Repeat polysomnography (PSG) was performed on August 30, 2016 with the tracheostomy tube open. The study was started with breathing room air but oxygen desaturations in the 60% range occurred. Twenty-eight percent oxygen was added and saturations remained ≥ 90% for almost the entire study duration. A few central apneas were present and the overall AHI was only 2 events/h. An arterial blood gas analysis on room air on arising for evaluation of hypoventilation included a pH 7.46, PO2 71 mmHg, and PCO2 44 mmHg. Repeat PSG in November 2016 still showed mild SDB with an AHI of 5.6 events/h. The longest event was a hypopnea in REM sleep lasting 134 seconds. The baseline oxygen saturation breathing room air while awake was 100% and the lowest saturation was 63%. Two L/min oxygen was added and the saturations remained above 90%. The patient has experienced no further incidents of respiratory arrest. Her tracheostomy is occluded during the day and opened at night, and she remains on supplemental nocturnal oxygen. Her tongue is no longer swollen and the etiology of the swelling was never established. However, the patient still has numbness of the chest and face as well as some difficulty with mastication.

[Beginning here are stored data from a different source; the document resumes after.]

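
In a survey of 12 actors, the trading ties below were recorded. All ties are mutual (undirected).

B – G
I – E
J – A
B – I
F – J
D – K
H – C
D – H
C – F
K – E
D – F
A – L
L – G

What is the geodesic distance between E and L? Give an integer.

One shortest route is E – I – B – G – L, which uses 4 edges, and at distance 3 from E we only reach {F, G, H}, which does not include L. So d(E,L) = 4.

4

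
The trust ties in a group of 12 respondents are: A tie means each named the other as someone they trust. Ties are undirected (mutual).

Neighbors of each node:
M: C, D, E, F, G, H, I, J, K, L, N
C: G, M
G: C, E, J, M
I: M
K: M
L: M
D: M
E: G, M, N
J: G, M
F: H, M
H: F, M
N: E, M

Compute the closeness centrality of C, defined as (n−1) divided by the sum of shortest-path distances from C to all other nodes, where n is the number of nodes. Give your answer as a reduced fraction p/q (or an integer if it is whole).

11/20

Distances from C: D:2, E:2, F:2, G:1, H:2, I:2, J:2, K:2, L:2, M:1, N:2. Sum = 20.
n = 12, so closeness = 11/20.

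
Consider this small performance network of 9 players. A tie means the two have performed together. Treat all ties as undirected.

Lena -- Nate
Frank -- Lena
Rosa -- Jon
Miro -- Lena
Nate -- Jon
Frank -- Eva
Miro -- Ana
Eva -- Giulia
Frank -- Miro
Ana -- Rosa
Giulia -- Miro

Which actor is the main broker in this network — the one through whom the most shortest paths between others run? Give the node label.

Miro

Unnormalized betweenness of each node: Ana:11/2, Eva:1/2, Frank:9/2, Giulia:3/2, Jon:2, Lena:15/2, Miro:23/2, Nate:9/2, Rosa:5/2.
Miro has the largest value, 23/2, making it the main broker — the node through which the most shortest paths run.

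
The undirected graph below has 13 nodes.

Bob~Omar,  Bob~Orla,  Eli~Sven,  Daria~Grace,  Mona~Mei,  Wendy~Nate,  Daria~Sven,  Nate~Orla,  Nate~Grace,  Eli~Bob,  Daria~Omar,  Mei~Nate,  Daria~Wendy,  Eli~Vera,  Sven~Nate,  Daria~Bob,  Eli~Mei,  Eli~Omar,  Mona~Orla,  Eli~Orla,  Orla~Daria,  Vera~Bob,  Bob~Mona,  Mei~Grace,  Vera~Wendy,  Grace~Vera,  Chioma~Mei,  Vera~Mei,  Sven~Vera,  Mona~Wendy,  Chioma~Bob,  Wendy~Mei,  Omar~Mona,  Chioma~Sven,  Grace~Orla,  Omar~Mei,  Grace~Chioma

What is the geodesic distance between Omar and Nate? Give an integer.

One shortest route is Omar – Mei – Nate, which uses 2 edges, and Omar and Nate are not directly tied, so nothing shorter exists. So d(Omar,Nate) = 2.

2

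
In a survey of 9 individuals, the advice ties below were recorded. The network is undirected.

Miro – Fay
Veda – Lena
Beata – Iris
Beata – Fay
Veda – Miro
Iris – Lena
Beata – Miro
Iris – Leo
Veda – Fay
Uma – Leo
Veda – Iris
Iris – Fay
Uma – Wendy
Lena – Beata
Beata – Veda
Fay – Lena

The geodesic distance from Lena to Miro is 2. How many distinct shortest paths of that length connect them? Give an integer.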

This case report illustrates abrupt onset of OSA associated with autonomic dysfunction. Our patient was noted to have severe changes on the autonomic reflex screen and thermoregulatory sweat test along with orthostatic hypotension. Etiology of airway obstruction in patients with OSA and autonomic dysfunction may be related to impaired input from sensory fibers in the upper airway which play a vital role in preserving the patency of the airway.2 A recent study by Hilz et al.3 demonstrated a higher prevalence of OSA in individuals with familial dysautonomia as compared to the control group Their study noted that the obstructive apnea index was six times higher than the central apnea index in the familial dysautonomia patient group. Our patient was likewise noted to have predominantly obstructive events on diagnostic PSG. The respiratory events were extraordinarily prolonged and associated with severe oxygen desaturation. The longest obstructive apnea was 233.8 seconds in duration (Figure 1), which we believe to be the longest obstructive apnea reported in the literature.
Sudden nocturnal death was the most common cause of fatality in a cohort of patients with MSA, a primary autonomic disorder, studied by Nishizawa and Shimohata.4 They also noted that CPAP therapy failed to prevent sudden death in patients with MSA. Their finding highlights the critical role of an intact autonomic nervous system in preventing sudden life-threatening events during sleep in the appropriate setting. This reinforces our belief that the extremely long obstructive apneas experienced by our patient represented a failure of autonomic responses in terminating these events, resulting in repeated bouts of acute near-fatal respiratory failure episodes.
Interestingly, a study by Bowes et al.5 demonstrated failure of arousal from sleep in dogs, with carotid body denervation, during profound hypoxia induced by rebreathing technique, with oxygen saturation of 60% in slow wave sleep and 50% in REM sleep. A few dogs required resuscitation when rebreathing was continued after reaching the aforementioned oxygen saturation. One could hypothesize that carotid body dysfunction may have led to failure of arousal from sleep despite profound hypoxia in this patient.
Tracheostomy has been used in patients with MSA to overcome obstruction at a glottic level,6 and was one of the earliest interventions in the treatment of OSA prior to the introduction of noninvasive approaches. It nevertheless remains an important alternative in selected patients with life-threatening OSA.
All authors have seen and approved the manuscript. The authors report no conflicts of interest.